Question is on JavaScript function. Can anybody answer this. | SoloLearn: Learn to code for FREE!

+1

Question is on JavaScript function. Can anybody answer this.

//case 1) function hello(x) { alert("hello" + x); } hello(3); //output: hello3 //Case 2) function hello(x) { alert("hello" + x); } hello() //Output: helloundefined. case 3) function hello() { alert("hello" + x) } hello(3); //Output: error //case4) function hello() { alert("hello" + 3); } hello(3); //Output: hello3 //Why in 4th case it gives output unlike 3rd case.

5/23/2020 12:30:36 PM

Ajitha G R

8 Answers

New Answer

+1

Javascript does not care about function signature, you can pass any number of arguments to a function even if they are not in the function definition. they will just be undefined.

+5

look at the alerts of case 3 and case 4

+4

Because you don't have an undefined variable being passed to the alert function.
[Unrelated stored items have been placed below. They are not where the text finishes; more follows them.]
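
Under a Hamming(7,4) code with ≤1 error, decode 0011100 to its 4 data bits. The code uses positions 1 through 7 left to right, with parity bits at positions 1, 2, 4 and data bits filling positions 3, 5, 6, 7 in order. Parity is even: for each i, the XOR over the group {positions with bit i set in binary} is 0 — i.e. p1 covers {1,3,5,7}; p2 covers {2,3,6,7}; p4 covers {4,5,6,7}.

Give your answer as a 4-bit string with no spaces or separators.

s1 (pos 1,3,5,7): 0⊕1⊕1⊕0 = 0
s2 (pos 2,3,6,7): 0⊕1⊕0⊕0 = 1
s4 (pos 4,5,6,7): 1⊕1⊕0⊕0 = 0
Syndrome s4…s1 = 010 → error at position 2.
Flip position 2: 0011100 → 0111100
Read data bits from positions 3,5,6,7: 1100

1100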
That's why you don't have an error.

+2

Because in 3rd you are giving a value to parameter which is not declared in your function ,while in 4th try only alert("hello"+3); Without declaring a function u will get hello3 as o/p

+1

case 3 // x has to be defined somewhere since it's not passed to the function.

+1

case 3 alert depended on param x (x not defined) case 4 alert not depended on any param

0

ODLNT I know .But I want reason.. why it is giving output in 4th case

0

ODLNT Bahha🐧 Okay understood. so ,if function doesn't have any argument, calling function may contain argument and gives result only if [alert box or codes]contains undefined variable.? I thought it shows error .